Trump orders blockade of sanctioned oil tankers entering and leaving Venezuela

19 hours ago 2

Donald Trump has ordered “a total and complete” blockade of all sanctioned oil tankers entering and leaving Venezuela, ramping up pressure on the country’s authoritarian leader Nicolás Maduro.

The move comes amid an escalating campaign by the Trump administration against Maduro that has included a ramped-up military presence in the region and more than two dozen military strikes on vessels in the Pacific Ocean and Caribbean Sea near Venezuela, which have killed dozens of people.

Last week, US forces seized an oil tanker off Venezuela’s coast that was traveling across the Caribbean. The tanker was thought to be loaded with about 2m barrels of Venezuela’s heavy crude, according to the New York Times. The Venezuelan government accused the US of “blatant theft” and described the seizure as “an act of international piracy”, further heightening tensions between the two countries.

In a post on social media on Tuesday night announcing the blockade, Trump alleged Venezuela was using oil to fund drug trafficking and other crimes and vowed to escalate the military buildup.

“Venezuela is completely surrounded by the largest Armada ever assembled in the History of South America,” Trump said on his social media platform Truth Social. “It will only get bigger, and the shock to them will be like nothing they have ever seen before … today, I am ordering A TOTAL AND COMPLETE BLOCKADE OF ALL SANCTIONED OIL TANKERS going into, and out of, Venezuela.”

It is unclear how the Trump administration will impose the blockade against the sanctioned vessels, and whether he will turn to the Coast Guard to interdict vessels like he did last week. The administration has moved thousands of troops and nearly a dozen warships – including an aircraft carrier – to the region recently.

Maduro, speaking at an event on Tuesday evening before Trump’s post, said: “Imperialism and the fascist right want to colonize Venezuela to take over its wealth of oil, gas, gold, among other minerals. We have sworn absolutely to defend our homeland and in Venezuela peace will triumph.”

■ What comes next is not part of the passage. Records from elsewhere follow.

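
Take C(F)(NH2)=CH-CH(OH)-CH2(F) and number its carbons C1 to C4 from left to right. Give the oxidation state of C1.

+2

Assign +1 per bond to O/N/halogen, −1 per bond to H or an electropositive element, and 0 per bond to carbon.
C1 has a double bond to C (2×0 = 0), one bond to F (+1), one bond to N (+1).
Oxidation state = 0 + 1 + 1 = +2.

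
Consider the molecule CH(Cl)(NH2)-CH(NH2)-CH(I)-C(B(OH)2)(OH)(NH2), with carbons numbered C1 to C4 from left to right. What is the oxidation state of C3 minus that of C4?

-1

C3: 2C, 1H, 1I → 0 − 1 + 1 = 0
C4: 1C, 1O, 1N, 1B → 0 + 1 + 1 − 1 = +1
Difference: 0 − (+1) = -1.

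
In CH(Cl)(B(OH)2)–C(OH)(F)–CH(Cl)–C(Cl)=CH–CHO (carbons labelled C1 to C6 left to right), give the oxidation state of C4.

+1

C4 has one bond to C (0), a double bond to C (2×0 = 0), one bond to Cl (+1).
Oxidation state = 0 + 0 + 1 = +1.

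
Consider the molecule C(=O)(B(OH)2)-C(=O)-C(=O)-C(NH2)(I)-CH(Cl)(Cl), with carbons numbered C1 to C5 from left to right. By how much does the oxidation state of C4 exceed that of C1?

C4: 2C, 1N, 1I → 0 + 1 + 1 = +2
C1: 1C, 2O, 1B → 0 + 2 − 1 = +1
Difference: +2 − (+1) = +1.

+1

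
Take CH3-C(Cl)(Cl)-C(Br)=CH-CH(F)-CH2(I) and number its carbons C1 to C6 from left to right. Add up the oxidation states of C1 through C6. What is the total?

Count +1 for every bond to an atom more electronegative than carbon and −1 for every bond to one less electronegative; C–C bonds are 0. Tallying each carbon:
C1: 1C, 3H → 0 − 3 = -3
C2: 2C, 2Cl → 0 + 2 = +2
C3: 3C, 1Br → 0 + 1 = +1
C4: 3C, 1H → 0 − 1 = -1
C5: 2C, 1H, 1F → 0 − 1 + 1 = 0
C6: 1C, 2H, 1I → 0 − 2 + 1 = -1
Sum = -3 + 2 + 1 − 1 + 0 − 1 = -2.

-2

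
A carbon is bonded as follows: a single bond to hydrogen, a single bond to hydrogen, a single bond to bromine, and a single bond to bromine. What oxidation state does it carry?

Count +1 for every bond to an atom more electronegative than carbon and −1 for every bond to one less electronegative; C–C bonds are 0.
The carbon has one bond to Br (+1), one bond to H (-1), one bond to H (-1), one bond to Br (+1).
Oxidation state = +1 − 1 − 1 + 1 = 0.

0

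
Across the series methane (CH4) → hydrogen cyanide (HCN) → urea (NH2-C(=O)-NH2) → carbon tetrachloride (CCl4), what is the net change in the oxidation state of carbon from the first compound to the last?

Carbon oxidation states along the series — methane: -4, hydrogen cyanide: +2, urea: +4, carbon tetrachloride: +4.
Net change = +4 − (-4) = +8.

+8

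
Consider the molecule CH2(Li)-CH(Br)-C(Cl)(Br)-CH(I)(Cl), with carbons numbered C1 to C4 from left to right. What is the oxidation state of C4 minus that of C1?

+4

C4: 1C, 1H, 1Cl, 1I → 0 − 1 + 1 + 1 = +1
C1: 1C, 2H, 1Li → 0 − 2 − 1 = -3
Difference: +1 − (-3) = +4.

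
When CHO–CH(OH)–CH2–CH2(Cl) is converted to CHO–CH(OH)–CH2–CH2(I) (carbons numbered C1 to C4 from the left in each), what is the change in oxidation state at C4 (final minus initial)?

0

Before: C4 has 1 bond to C, 2 bonds to H, 1 bond to Cl → oxidation state -1.
After: C4 has 1 bond to C, 2 bonds to H, 1 bond to I → oxidation state -1.
Δ = -1 − (-1) = 0, so no net redox change at C4.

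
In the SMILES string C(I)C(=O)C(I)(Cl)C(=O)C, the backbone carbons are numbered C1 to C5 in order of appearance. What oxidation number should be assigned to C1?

-1

C1 has one bond to C (0), one bond to H (-1), one bond to I (+1), one bond to H (-1).
Oxidation state = 0 − 1 + 1 − 1 = -1.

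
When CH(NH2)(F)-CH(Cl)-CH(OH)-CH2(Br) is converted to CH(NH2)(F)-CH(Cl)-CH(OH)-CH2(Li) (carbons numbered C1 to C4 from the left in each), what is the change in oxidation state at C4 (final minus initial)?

Before: C4 has 1 bond to C, 2 bonds to H, 1 bond to Br → oxidation state -1.
After: C4 has 1 bond to C, 2 bonds to H, 1 bond to Li → oxidation state -3.
Δ = -3 − (-1) = -2, so this is a reduction at C4.

-2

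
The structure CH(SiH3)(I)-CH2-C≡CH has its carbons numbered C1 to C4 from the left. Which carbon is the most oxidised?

C3

Tallying each carbon's bonds:
C1: 1C, 1H, 1I, 1Si → 0 − 1 + 1 − 1 = -1
C2: 2C, 2H → 0 − 2 = -2
C3: 4C → 0 = 0
C4: 3C, 1H → 0 − 1 = -1
The most oxidised carbon is C3 at 0.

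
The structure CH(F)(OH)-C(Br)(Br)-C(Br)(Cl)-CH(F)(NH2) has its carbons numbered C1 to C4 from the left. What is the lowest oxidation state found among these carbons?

+1

Tallying each carbon's bonds:
C1: 1C, 1H, 1O, 1F → 0 − 1 + 1 + 1 = +1
C2: 2C, 2Br → 0 + 2 = +2
C3: 2C, 1Cl, 1Br → 0 + 1 + 1 = +2
C4: 1C, 1H, 1N, 1F → 0 − 1 + 1 + 1 = +1
The lowest value is +1.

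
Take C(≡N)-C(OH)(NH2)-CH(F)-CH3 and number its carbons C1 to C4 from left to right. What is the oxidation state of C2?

+2

Bonds to more-electronegative neighbours contribute +1 each, bonds to H or metals contribute −1 each, and C–C bonds contribute 0.
C2 has one bond to C (0), one bond to C (0), one bond to O (+1), one bond to N (+1).
Oxidation state = 0 + 0 + 1 + 1 = +2.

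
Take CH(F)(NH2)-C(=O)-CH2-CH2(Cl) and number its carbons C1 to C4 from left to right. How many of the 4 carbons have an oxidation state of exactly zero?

Tallying each carbon's bonds:
C1: 1C, 1H, 1N, 1F → 0 − 1 + 1 + 1 = +1
C2: 2C, 2O → 0 + 2 = +2
C3: 2C, 2H → 0 − 2 = -2
C4: 1C, 2H, 1Cl → 0 − 2 + 1 = -1
0 carbons meet the condition.

0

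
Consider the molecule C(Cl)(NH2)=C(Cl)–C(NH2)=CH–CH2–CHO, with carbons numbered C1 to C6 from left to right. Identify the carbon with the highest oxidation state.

C1

Tallying each carbon's bonds:
C1: 2C, 1N, 1Cl → 0 + 1 + 1 = +2
C2: 3C, 1Cl → 0 + 1 = +1
C3: 3C, 1N → 0 + 1 = +1
C4: 3C, 1H → 0 − 1 = -1
C5: 2C, 2H → 0 − 2 = -2
C6: 1C, 1H, 2O → 0 − 1 + 2 = +1
The most oxidised carbon is C1 at +2.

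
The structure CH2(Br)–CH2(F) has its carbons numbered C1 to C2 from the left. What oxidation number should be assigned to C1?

-1

Count +1 for every bond to an atom more electronegative than carbon and −1 for every bond to one less electronegative; C–C bonds are 0.
C1 has one bond to C (0), one bond to Br (+1), one bond to H (-1), one bond to H (-1).
Oxidation state = 0 + 1 − 1 − 1 = -1.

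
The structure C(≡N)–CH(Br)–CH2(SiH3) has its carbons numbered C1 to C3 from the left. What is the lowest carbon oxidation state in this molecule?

Tallying each carbon's bonds:
C1: 1C, 3N → 0 + 3 = +3
C2: 2C, 1H, 1Br → 0 − 1 + 1 = 0
C3: 1C, 2H, 1Si → 0 − 2 − 1 = -3
The lowest value is -3.

-3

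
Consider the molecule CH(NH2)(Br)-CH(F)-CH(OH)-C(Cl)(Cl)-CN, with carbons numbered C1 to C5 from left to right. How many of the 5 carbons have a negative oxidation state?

Tallying each carbon's bonds:
C1: 1C, 1H, 1N, 1Br → 0 − 1 + 1 + 1 = +1
C2: 2C, 1H, 1F → 0 − 1 + 1 = 0
C3: 2C, 1H, 1O → 0 − 1 + 1 = 0
C4: 2C, 2Cl → 0 + 2 = +2
C5: 1C, 3N → 0 + 3 = +3
0 carbons meet the condition.

0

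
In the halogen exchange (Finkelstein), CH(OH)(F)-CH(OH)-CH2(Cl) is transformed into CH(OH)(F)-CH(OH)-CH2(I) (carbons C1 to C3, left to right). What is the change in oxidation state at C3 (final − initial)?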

Venezuela’s government said it rejected Trump’s order of a blockade as a “grotesque threat”, Reuters reported.

“The President of the United States intends to impose, in an utterly irrational manner, a supposed naval blockade on Venezuela with the aim of stealing the riches that belong to our homeland,” the government said in a statement.

Texas congressman Joaquin Castro, a Democrat, called the blockade “unquestionably an act of war”.

“A war that the Congress never authorized and the American people do not want,” Castro said on social media.

Oil market participants said prices were rising in anticipation of a potential reduction in Venezuelan exports, although they were still waiting to see how Trump’s blockade would be enforced and whether it would extend to include non-sanctioned vessels.

There has been an effective embargo in place after the US seized a sanctioned oil tanker off the coast of Venezuela last week, with loaded vessels carrying millions of barrels of oil staying in Venezuelan waters rather than risk seizure.

Since the seizure, Venezuelan crude exports have fallen sharply, a situation worsened by a cyberattack that knocked down the administrative systems of PDVSA, Venezuela’s state-run oil company, this week.

While many vessels picking up oil in Venezuela are under sanctions, others transporting the country’s oil and crude from Iran and Russia have not been sanctioned, and some companies, particularly the US’s Chevron, transport Venezuelan oil in their own authorized ships.

For now, the oil market is well supplied and there are millions of barrels of oil on tankers off the coast of China waiting to offload. If the embargo stays in place for some time, then the loss of nearly a million barrels a day of crude supply is likely to push oil prices higher.

Trump has ratcheted up actions against the country in recent months. On Tuesday, the Pentagon said it had carried out strikes on three boats it accused of trafficking drugs in the Pacific, killing eight people. Since 2 September, more than 20 strikes have killed at least 95 people, most off the coast of Venezuela.

Several lawmakers have called on the administration to release video footage showing a 2 September attack, but defense secretary Pete Hegseth has refused to do so, calling the video “top secret” and claiming that releasing it to the public violates “longstanding Department of War policy”.

The Trump administration has defended its efforts as a success, saying it has prevented drugs from reaching American shores, and pushed back on concerns that it is stretching the bounds of lawful warfare.

The administration has also said the campaign is about stopping drugs headed to the US, but Trump’s chief of staff Susie Wiles appeared to confirm in a Vanity Fair interview published Tuesday that the campaign is part of a push to oust Maduro.

Wiles said Trump “wants to keep on blowing boats up until Maduro cries uncle”.